Edward Thorndike’s ideas, or a variant of them, have been adopted by schools all over the globe. This is because it allows those responsible for education to measure their success using neat metrics—for example, number of people who graduate. But to graduate doesn’t mean to have learnt, and definitely doesn’t meant you have what it takes to excel at some job. But remember this was the age of average—and in many ways still is. What this means is that on average the average graduate will do an average job, earn an average salary, live an average life contributing an average bit to a society of average individuals.
But a time comes when we no longer want average individuals because the stakes are higher. You want people to be not just good at what they do but magnificent. You want an organization where the employees don’t wait for the bell to ring to move to the next task but are motivated enough to know when to move to the next task. And to do that, it appears, we would need to focus more on the individual, to take into account what their natural abilities are, and then offer them a customized path on which they can excel without the need to compare themselves against some arbitrary and dubious average success icon.
We believe that for the human race to progress we would need to tap far more into everyone’s potential by focusing on the individual. We feel that one of the key ways companies can thrive and offer employees work that is exciting and impactful, is through focusing on empowering their whole company. You may be a bit puzzled when we say ‘focusing on the company’. Let’s start with a question: what is a company?
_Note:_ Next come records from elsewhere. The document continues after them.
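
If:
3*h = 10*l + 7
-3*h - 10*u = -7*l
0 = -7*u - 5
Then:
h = 157/63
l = 1/21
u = -5/7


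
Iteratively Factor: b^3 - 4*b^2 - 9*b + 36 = (b - 3)*(b^2 - b - 12) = (b - 4)*(b - 3)*(b + 3)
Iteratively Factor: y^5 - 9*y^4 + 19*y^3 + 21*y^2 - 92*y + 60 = (y - 1)*(y^4 - 8*y^3 + 11*y^2 + 32*y - 60) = (y - 3)*(y - 1)*(y^3 - 5*y^2 - 4*y + 20) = (y - 5)*(y - 3)*(y - 1)*(y^2 - 4) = (y - 5)*(y - 3)*(y - 2)*(y - 1)*(y + 2)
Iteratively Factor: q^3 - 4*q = (q + 2)*(q^2 - 2*q) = (q - 2)*(q + 2)*(q)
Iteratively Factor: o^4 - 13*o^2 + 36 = (o + 2)*(o^3 - 2*o^2 - 9*o + 18) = (o - 3)*(o + 2)*(o^2 + o - 6) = (o - 3)*(o + 2)*(o + 3)*(o - 2)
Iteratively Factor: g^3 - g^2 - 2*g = (g)*(g^2 - g - 2) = g*(g + 1)*(g - 2)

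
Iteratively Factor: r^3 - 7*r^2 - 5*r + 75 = (r - 5)*(r^2 - 2*r - 15) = (r - 5)*(r + 3)*(r - 5)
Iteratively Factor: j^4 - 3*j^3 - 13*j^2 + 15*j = (j - 1)*(j^3 - 2*j^2 - 15*j) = j*(j - 1)*(j^2 - 2*j - 15) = j*(j - 5)*(j - 1)*(j + 3)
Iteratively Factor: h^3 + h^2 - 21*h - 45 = (h - 5)*(h^2 + 6*h + 9) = (h - 5)*(h + 3)*(h + 3)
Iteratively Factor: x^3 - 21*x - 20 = (x + 1)*(x^2 - x - 20) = (x + 1)*(x + 4)*(x - 5)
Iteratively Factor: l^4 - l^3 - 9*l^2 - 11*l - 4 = (l - 4)*(l^3 + 3*l^2 + 3*l + 1) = (l - 4)*(l + 1)*(l^2 + 2*l + 1) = (l - 4)*(l + 1)^2*(l + 1)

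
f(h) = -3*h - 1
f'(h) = -3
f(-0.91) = 1.73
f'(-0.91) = -3.00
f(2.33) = -7.99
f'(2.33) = -3.00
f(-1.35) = 3.05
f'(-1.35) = -3.00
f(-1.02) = 2.06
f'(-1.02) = -3.00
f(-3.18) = 8.54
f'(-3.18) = -3.00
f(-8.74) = 25.22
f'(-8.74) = -3.00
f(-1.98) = 4.94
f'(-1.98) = -3.00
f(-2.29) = 5.87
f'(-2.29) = -3.00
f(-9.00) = 26.00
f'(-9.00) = -3.00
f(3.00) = -10.00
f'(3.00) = -3.00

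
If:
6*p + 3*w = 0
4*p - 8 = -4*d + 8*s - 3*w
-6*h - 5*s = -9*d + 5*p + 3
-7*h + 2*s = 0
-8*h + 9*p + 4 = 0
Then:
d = -790/703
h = -274/703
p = -556/703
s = -959/703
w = 1112/703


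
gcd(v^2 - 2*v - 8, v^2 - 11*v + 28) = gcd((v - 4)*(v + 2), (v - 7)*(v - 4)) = v - 4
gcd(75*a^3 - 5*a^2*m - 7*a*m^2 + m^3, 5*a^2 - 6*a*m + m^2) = 5*a - m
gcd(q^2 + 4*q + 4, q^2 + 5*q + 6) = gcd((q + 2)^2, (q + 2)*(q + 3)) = q + 2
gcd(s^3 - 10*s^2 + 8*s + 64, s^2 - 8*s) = s - 8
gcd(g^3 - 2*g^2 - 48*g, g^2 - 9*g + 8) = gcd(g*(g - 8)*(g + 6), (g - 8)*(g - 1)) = g - 8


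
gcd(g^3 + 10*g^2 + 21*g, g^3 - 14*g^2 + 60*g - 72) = 1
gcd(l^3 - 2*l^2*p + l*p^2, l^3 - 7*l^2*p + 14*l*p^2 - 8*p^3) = -l + p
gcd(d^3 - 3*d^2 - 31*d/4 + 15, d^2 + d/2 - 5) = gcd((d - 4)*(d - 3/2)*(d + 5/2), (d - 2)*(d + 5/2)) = d + 5/2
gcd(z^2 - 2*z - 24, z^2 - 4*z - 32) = z + 4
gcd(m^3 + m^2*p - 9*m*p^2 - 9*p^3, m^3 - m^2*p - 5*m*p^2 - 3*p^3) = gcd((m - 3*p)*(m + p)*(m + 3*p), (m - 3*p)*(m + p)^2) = -m^2 + 2*m*p + 3*p^2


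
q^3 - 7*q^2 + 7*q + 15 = (q - 5)*(q - 3)*(q + 1)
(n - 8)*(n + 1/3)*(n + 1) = n^3 - 20*n^2/3 - 31*n/3 - 8/3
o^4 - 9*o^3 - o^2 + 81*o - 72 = (o - 8)*(o - 3)*(o - 1)*(o + 3)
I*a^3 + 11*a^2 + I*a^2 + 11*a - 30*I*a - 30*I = (a - 6*I)*(a - 5*I)*(I*a + I)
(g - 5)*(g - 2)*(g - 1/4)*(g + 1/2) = g^4 - 27*g^3/4 + 65*g^2/8 + 27*g/8 - 5/4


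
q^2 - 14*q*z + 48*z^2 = (q - 8*z)*(q - 6*z)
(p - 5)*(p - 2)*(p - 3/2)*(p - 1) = p^4 - 19*p^3/2 + 29*p^2 - 71*p/2 + 15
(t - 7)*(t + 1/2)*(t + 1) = t^3 - 11*t^2/2 - 10*t - 7/2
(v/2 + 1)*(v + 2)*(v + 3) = v^3/2 + 7*v^2/2 + 8*v + 6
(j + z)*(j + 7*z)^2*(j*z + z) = j^4*z + 15*j^3*z^2 + j^3*z + 63*j^2*z^3 + 15*j^2*z^2 + 49*j*z^4 + 63*j*z^3 + 49*z^4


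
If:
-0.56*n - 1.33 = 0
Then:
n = -2.38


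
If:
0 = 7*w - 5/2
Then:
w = 5/14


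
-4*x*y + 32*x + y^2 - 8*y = (-4*x + y)*(y - 8)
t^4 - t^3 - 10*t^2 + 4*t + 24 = (t - 3)*(t - 2)*(t + 2)^2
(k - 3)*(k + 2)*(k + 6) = k^3 + 5*k^2 - 12*k - 36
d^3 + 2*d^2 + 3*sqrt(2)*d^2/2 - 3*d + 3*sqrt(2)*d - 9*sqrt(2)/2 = (d - 1)*(d + 3)*(d + 3*sqrt(2)/2)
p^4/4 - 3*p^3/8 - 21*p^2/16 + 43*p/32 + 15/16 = (p/4 + 1/2)*(p - 5/2)*(p - 3/2)*(p + 1/2)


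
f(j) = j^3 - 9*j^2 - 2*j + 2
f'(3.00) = -29.00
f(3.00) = -58.00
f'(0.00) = -2.00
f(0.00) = 2.00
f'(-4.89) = 157.76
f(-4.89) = -320.36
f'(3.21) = -28.87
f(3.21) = -64.08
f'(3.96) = -26.24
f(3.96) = -84.96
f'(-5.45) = 185.21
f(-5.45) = -416.30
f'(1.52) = -22.43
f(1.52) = -18.32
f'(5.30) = -13.13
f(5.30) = -112.53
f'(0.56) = -11.14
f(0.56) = -1.77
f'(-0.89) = 16.40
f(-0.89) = -4.05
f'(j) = 3*j^2 - 18*j - 2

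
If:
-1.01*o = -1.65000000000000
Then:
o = 1.63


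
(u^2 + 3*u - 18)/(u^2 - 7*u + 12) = (u + 6)/(u - 4)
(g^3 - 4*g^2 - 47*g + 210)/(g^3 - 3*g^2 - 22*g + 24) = (g^2 + 2*g - 35)/(g^2 + 3*g - 4)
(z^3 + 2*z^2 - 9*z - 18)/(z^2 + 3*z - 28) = (z^3 + 2*z^2 - 9*z - 18)/(z^2 + 3*z - 28)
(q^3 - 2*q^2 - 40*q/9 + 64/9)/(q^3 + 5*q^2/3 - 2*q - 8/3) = (q - 8/3)/(q + 1)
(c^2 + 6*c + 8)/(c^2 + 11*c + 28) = (c + 2)/(c + 7)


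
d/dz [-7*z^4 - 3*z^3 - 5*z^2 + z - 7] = -28*z^3 - 9*z^2 - 10*z + 1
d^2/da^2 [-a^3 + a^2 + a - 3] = 2 - 6*a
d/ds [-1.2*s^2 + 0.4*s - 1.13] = 0.4 - 2.4*s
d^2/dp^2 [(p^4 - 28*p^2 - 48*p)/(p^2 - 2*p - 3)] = 2*(p^6 - 6*p^5 + 3*p^4 - 56*p^3 - 198*p^2 - 432*p + 36)/(p^6 - 6*p^5 + 3*p^4 + 28*p^3 - 9*p^2 - 54*p - 27)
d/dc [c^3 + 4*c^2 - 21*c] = 3*c^2 + 8*c - 21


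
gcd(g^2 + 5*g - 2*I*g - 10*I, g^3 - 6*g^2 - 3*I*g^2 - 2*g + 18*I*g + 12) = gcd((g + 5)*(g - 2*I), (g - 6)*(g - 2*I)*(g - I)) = g - 2*I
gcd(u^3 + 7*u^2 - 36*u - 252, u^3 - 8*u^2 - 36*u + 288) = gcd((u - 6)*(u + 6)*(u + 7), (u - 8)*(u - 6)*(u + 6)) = u^2 - 36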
A company can be thought of as a group of individuals working together to achieve one common goal. A company is made up of people and indeed, when everyone knocks off, the company goes home; what remains are the buildings, the chairs and such other props. If management teams care about the people working in the organization—rather than the immaterial, abstract organization itself—such a team would scale heights much faster. We are not saying it’s not good to make a profit but the point is we can make a profit if we care more about the people who are behind that profitability. In other words we focus on metrics that measure the quality of life of the individuals making up the company—and then we aggregate those measures to come up with a measure of how successful the whole company is. In this way you would not have a successful company whose employees are not successful, or a happy (based on some metric) company whose employees are anything but. When the company underperforms management does not just fire its employees; rather we would focus on understanding how we may be of help for them to reach their potential—because they are the company. The truth is that with the different backgrounds, understanding as well as perception that we each have, our performance across different tasks will differ. But we are all good in certain fields or contexts, and as management we would love to see our team members be in contexts where they can shine. After all, who wants to be known for mediocre work? Who doesn’t want to show the world their best self?
KCHKNA Inc. is one of the companies in Africa that gauges the potential of its team members not through their grades. We look across many metrics—it is definitely harder than just a quick peek at some grades—to understand in which context such and such could thrive. This in the long term allows us to keep members who love being at the company, and thus deliver high quality output shipped out with love and passion.
If you’re applying to join the team at KCHKNA, know that KCHKNA is more interested in your story and your worldview rather than your experience. The word “experience” is perhaps overrated and we believe people with drive and passion can get things done much better than those with experience. If you are not an average person; if you feel uncomfortable being like everyone else, but only just better; if your goal in life is not to walk the path already travelled: then show us your game, and let’s work together!